Allgemeine Berichte | 10.10.2019

Ausflug der Feuerwehrjugendwarte und -wartinnen aus Mayen-Koblenz

Reisegruppe erkundet Weimar

Eine unglaublich interessante Reise mit Blicken in die Vergangenheit erlebten die Teilnehmenden in und um Weimar. Foto: privat

Mayen-Koblenz. Kürzlich führten die Jugendwarte und -wartinnen der Jugendfeuerwehren des Landkreis Mayen-Koblenz einen Ausflug nach Weimar durch.

Am Freitag startet die Reisegruppe mit zwei Mannschaftstransportfahrzeugen zur Fahrt in die Jugendherberge Weimar „Am Ettersberg“. Nachdem die Zimmerbelegung geklärt und die Betten bezogen waren, führte der Weg auch gleich in die Stadt Weimar zum gemeinsamen Abendessen.

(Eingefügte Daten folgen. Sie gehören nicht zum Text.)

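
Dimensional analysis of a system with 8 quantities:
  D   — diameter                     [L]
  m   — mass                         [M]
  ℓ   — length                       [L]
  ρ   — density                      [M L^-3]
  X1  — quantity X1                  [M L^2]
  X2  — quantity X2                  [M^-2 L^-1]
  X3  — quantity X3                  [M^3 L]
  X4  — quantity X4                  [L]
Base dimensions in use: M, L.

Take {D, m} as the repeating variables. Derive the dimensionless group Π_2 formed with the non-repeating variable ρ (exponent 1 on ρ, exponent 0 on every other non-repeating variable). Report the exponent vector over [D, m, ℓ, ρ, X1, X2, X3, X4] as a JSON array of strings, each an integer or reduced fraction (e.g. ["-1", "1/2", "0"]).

["3", "-1", "0", "1", "0", "0", "0", "0"]

Dimensional matrix (M×L by D×m×ℓ×ρ×X1×X2×X3×X4):
  M: [ 0  1  0  1  1 -2  3  0]
  L: [ 1  0  1 -3  2 -1  1  1]
Echelon form has 2 nonzero rows (pivots: D,m)
Pivot set = {D,m}, free = {ℓ,ρ,X1,X2,X3,X4}
RREF:
  r0: [   1    0    1   -3    2   -1    1    1]
  r1: [   0    1    0    1    1   -2    3    0]
Fix exponent of ρ at 1, ℓ at 0, X1 at 0, X2 at 0, X3 at 0, X4 at 0; solve each RREF row for its pivot's exponent:
  r0: exp(D) + (-3)·1 = 0 ⇒ exp(D) = 3
  r1: exp(m) + (1)·1 = 0 ⇒ exp(m) = -1
Π_2 = D^3 · m^-1 · ρ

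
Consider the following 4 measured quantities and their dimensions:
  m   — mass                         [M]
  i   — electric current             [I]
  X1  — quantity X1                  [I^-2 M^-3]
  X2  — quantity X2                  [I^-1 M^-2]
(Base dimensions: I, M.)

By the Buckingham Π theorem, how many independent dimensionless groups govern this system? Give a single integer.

2

Exponent matrix [I,M] × [m,i,X1,X2]:
  I: [ 0  1 -2 -1]
  M: [ 1  0 -3 -2]
Row reduction gives pivot columns m,i; rank = 2
n=4, r=2 ⇒ 2 dimensionless groups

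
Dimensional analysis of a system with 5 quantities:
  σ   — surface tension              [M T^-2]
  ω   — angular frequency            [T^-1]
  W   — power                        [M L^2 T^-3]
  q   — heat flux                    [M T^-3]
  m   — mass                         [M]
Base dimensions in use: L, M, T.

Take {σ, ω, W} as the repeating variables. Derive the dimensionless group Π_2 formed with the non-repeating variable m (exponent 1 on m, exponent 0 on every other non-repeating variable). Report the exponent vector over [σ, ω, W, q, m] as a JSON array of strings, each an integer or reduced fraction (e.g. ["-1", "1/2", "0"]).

["-1", "2", "0", "0", "1"]

Dimensional matrix (L×M×T by σ×ω×W×q×m):
  L: [ 0  0  2  0  0]
  M: [ 1  0  1  1  1]
  T: [-2 -1 -3 -3  0]
Row reduction gives pivot columns σ,ω,W; rank = 3
Repeat: σ,ω,W; free: q,m
RREF:
  r0: [   1    0    0    1    1]
  r1: [   0    1    0    1   -2]
  r2: [   0    0    1    0    0]
Fix exponent of m at 1, q at 0; solve each RREF row for its pivot's exponent:
  r0: exp(σ) + (1)·1 = 0 ⇒ exp(σ) = -1
  r1: exp(ω) + (-2)·1 = 0 ⇒ exp(ω) = 2
  r2: exp(W) + (0)·1 = 0 ⇒ exp(W) = 0
Π_2 = σ^-1 · ω^2 · m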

Nach dem Frühstück am nächsten Tag begab man sich zur Gedenkstätte Buchenwald, einem ehemaligen Arbeitslager (Konzentrationslager), errichtet 1937 vom Nazi-Regime und 1945 von der 3. US Armee befreit. Mit einer Filmvorführung und einer Führung durch die Gedenkstätte wurde den Besuchern die Unmenschlichkeit und die Grausamkeit aufgezeigt, mit welcher die Menschen in diesem Lager misshandelt und ermordet wurden. Geschätzte 56.000 Menschen wurden hier vom NS-Regime ermordet. Von 1945 bis 1950 wurde das Lager als Speziallager Nr. 2 durch die sowjetische Besatzungsmacht genutzt. In diesem Lager wurden weitere 7.000 Menschen ermordet.

Nach dem Besuch der Gedenkstätte, welche bei alle Teilnehmer einen nachhaltigen Eindruck hinterließ, begab man sich wieder in die nahegelegene Stadt Weimar. Bei einer dreistündigen kulinarische Führung erfuhren die Besucher aus dem Landkreis Mayen-Koblenz geschichtlichen Details der Stadt. Mit einem gemeinsamen Abendessen endete dann der ereignisreiche Tag.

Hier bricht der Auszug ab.